The new format will of course be XML, but not like it is in Office 2003. In 2003, everything was in one document, whereas in the new format, every separate part of the document will be stored in a different xml file, that contains references to other documents. For example, a PowerPoint document will contain a base XML file that has references to all the slides, that are stored in additional XML files.
They are able to use multiple files because Microsoft stores it in a ZIP container. You can rename the document it’s extension from .DOCX to .ZIP and open it up with your favorite zip archiver. The reason for zip is that it’s a widely known format and everyone’s already using it. Both users and developers and other tools.
The zip containers contain multiple directories, where the different files are stored. If you include for example a .JPG file, it’s stored outside the XML file, inside the zip container. You can open up the zip, find your image and can easily replace it by another picture, without opening the entire Word document.
- Old Office upgrades
Both Office 2000, Office XP and Office 2003 users will be able to upgrade their version via a free download to be able to use the new XML File Format.
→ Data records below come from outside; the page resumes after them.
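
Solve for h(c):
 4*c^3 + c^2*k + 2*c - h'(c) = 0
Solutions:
 h(c) = C1 + c^4 + c^3*k/3 + c^2


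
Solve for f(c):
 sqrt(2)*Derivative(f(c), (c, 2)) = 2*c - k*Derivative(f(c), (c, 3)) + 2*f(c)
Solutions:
 f(c) = C1*exp(-c*((sqrt(((-27 + 2*sqrt(2)/k^2)^2 - 8/k^4)/k^2) - 27/k + 2*sqrt(2)/k^3)^(1/3) + sqrt(2)/k + 2/(k^2*(sqrt(((-27 + 2*sqrt(2)/k^2)^2 - 8/k^4)/k^2) - 27/k + 2*sqrt(2)/k^3)^(1/3)))/3) + C2*exp(c*((sqrt(((-27 + 2*sqrt(2)/k^2)^2 - 8/k^4)/k^2) - 27/k + 2*sqrt(2)/k^3)^(1/3) - sqrt(3)*I*(sqrt(((-27 + 2*sqrt(2)/k^2)^2 - 8/k^4)/k^2) - 27/k + 2*sqrt(2)/k^3)^(1/3) - 2*sqrt(2)/k - 8/(k^2*(-1 + sqrt(3)*I)*(sqrt(((-27 + 2*sqrt(2)/k^2)^2 - 8/k^4)/k^2) - 27/k + 2*sqrt(2)/k^3)^(1/3)))/6) + C3*exp(c*((sqrt(((-27 + 2*sqrt(2)/k^2)^2 - 8/k^4)/k^2) - 27/k + 2*sqrt(2)/k^3)^(1/3) + sqrt(3)*I*(sqrt(((-27 + 2*sqrt(2)/k^2)^2 - 8/k^4)/k^2) - 27/k + 2*sqrt(2)/k^3)^(1/3) - 2*sqrt(2)/k + 8/(k^2*(1 + sqrt(3)*I)*(sqrt(((-27 + 2*sqrt(2)/k^2)^2 - 8/k^4)/k^2) - 27/k + 2*sqrt(2)/k^3)^(1/3)))/6) - c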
When you’re developing and create, for example, Word documents, you can validate your documents against schemas to see if Word can open your document.
Everything is open and easy to use. For developers, the new format should be much more easy to understand and use then the old format. Microsoft had either never thought that developers wanted to create Office documents by hand, or didn’t want them to. The current binary format is a simple memory dump of the document onto disk, and therefor very hard to open and change inside your own code. The new file format is as open as can be and everyone can use it in their application.
- Desktop search
As many parts of the document are split up into different files inside the container, there are a lot of possibilities for users and search engines to specify exactly what their looking for.
Microsoft is very excited about the new File Format and will be listening to comments from you in the future. I’m not easily excited about Word documents, but it will be nice to use the new format to create documents from inside my applications. Right now we almost always choose to create Acrobat Reader documents because of the troubles you can run into when using Word documents.